Gaston could not stop himself trembling. He knew the rest were looking to him for guidance. He had been here longer than anyone except a few of the stagehands, and the conductor was after all a person of some consequence…
But all he could think of was that he was now sure to be out of a job along with the humblest emptier of cuspidors.
He had been struggling for weeks to find an alternative post, and failed. Gallingly, there was one new permanent orchestra in the city now: at the Limousin. It should be he, Gaston, who was directing it! But after the débâcle of Mardi Gras he had not dared go back…
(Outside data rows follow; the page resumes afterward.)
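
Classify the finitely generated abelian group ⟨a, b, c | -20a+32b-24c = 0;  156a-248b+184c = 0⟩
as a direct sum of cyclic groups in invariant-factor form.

Answer: M ≅ ℤ^1 ⊕ ℤ/4 ⊕ ℤ/8

Derivation:
rank_ℚ(R)=2; free=3−2=1
SNF(R) diag = [4, 8] → torsion [4, 8]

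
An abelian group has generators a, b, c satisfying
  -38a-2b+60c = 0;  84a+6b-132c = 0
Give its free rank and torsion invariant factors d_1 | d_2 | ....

Answer: M ≅ ℤ^1 ⊕ ℤ/2 ⊕ ℤ/6

Derivation:
rank_ℚ(R)=2; free=3−2=1
SNF(R) diag = [2, 6] → torsion [2, 6]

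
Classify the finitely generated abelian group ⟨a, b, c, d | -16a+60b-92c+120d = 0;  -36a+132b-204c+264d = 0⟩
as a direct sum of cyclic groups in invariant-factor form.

rank_ℚ(R)=2; free=4−2=2
SNF(R) diag = [4, 12] → torsion [4, 12]

Answer: M ≅ ℤ^2 ⊕ ℤ/4 ⊕ ℤ/12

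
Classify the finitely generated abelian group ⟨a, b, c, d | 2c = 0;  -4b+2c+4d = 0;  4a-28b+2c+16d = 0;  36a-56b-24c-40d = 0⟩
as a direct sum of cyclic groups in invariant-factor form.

Answer: M ≅ ℤ/2 ⊕ ℤ/4 ⊕ ℤ/4 ⊕ ℤ/12

Derivation:
rank_ℚ(R)=4; free=4−4=0
SNF(R) diag = [2, 4, 4, 12] → torsion [2, 4, 4, 12]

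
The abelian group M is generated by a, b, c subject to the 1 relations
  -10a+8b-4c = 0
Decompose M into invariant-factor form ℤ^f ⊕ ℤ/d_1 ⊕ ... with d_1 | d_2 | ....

Answer: M ≅ ℤ^2 ⊕ ℤ/2

Derivation:
rank_ℚ(R)=1; free=3−1=2
SNF(R) diag = [2] → torsion [2]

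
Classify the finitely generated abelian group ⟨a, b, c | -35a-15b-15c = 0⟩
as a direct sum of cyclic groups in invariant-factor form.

Answer: M ≅ ℤ^2 ⊕ ℤ/5

Derivation:
rank_ℚ(R)=1; free=3−1=2
SNF(R) diag = [5] → torsion [5]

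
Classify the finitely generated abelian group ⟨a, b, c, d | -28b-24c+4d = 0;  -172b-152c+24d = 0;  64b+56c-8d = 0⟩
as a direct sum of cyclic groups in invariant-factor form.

rank_ℚ(R)=3; free=4−3=1
SNF(R) diag = [4, 4, 8] → torsion [4, 4, 8]

Answer: M ≅ ℤ^1 ⊕ ℤ/4 ⊕ ℤ/4 ⊕ ℤ/8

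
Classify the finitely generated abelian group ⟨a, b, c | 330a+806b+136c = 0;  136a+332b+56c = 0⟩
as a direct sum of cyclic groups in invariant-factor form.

rank_ℚ(R)=2; free=3−2=1
SNF(R) diag = [2, 4] → torsion [2, 4]

Answer: M ≅ ℤ^1 ⊕ ℤ/2 ⊕ ℤ/4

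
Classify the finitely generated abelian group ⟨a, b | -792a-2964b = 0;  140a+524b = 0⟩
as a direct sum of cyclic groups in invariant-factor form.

rank_ℚ(R)=2; free=2−2=0
SNF(R) diag = [4, 12] → torsion [4, 12]

Answer: M ≅ ℤ/4 ⊕ ℤ/12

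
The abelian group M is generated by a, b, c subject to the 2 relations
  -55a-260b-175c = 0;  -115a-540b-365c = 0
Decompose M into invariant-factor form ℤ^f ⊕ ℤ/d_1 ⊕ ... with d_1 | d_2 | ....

rank_ℚ(R)=2; free=3−2=1
SNF(R) diag = [5, 10] → torsion [5, 10]

Answer: M ≅ ℤ^1 ⊕ ℤ/5 ⊕ ℤ/10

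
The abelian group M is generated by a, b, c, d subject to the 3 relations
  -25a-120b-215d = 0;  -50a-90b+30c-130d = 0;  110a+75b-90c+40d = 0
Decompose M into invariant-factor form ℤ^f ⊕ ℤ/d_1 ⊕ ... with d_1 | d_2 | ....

rank_ℚ(R)=3; free=4−3=1
SNF(R) diag = [5, 15, 30] → torsion [5, 15, 30]

Answer: M ≅ ℤ^1 ⊕ ℤ/5 ⊕ ℤ/15 ⊕ ℤ/30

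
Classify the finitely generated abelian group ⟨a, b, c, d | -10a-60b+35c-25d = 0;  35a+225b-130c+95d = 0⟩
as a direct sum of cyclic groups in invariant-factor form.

rank_ℚ(R)=2; free=4−2=2
SNF(R) diag = [5, 15] → torsion [5, 15]

Answer: M ≅ ℤ^2 ⊕ ℤ/5 ⊕ ℤ/15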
What was he to be reduced to? Conducting the quadrille band aboard a steamboat, like that madman who had tried to get into a knife fight with Mr. Gordon? A man who could not read a note of music, yet leading his own band! It was cruel! What had he done to deserve this torment? Why had he ever come to this dreadful country?
“Mister Dow-raid!”
The call came from the foyer of the theatre. It was a light voice, a boy’s.
“Mister Dow-raid!”
Gaston had been in America long enough to hear his name mispronounced in every conceivable fashion. This was one of the commoner. He shouted, “In here—this way!” And walked briskly toward the exit. The theatre owner stood blinking, having lost the thread of his tirade.
The door swung wide just before Gaston reached it and a telegram boy marched in. He was well known here; sometimes he called two or three times in a week, bringing confirmation or cancelation of future engagements to the current batch of touring artistes. It was the first occasion, however, that he had brought anything for Gaston.
Hastily handing over a tip—which he could ill afford at this crisis in his life—Gaston seized the message. As he read it, a strange calm overcame him.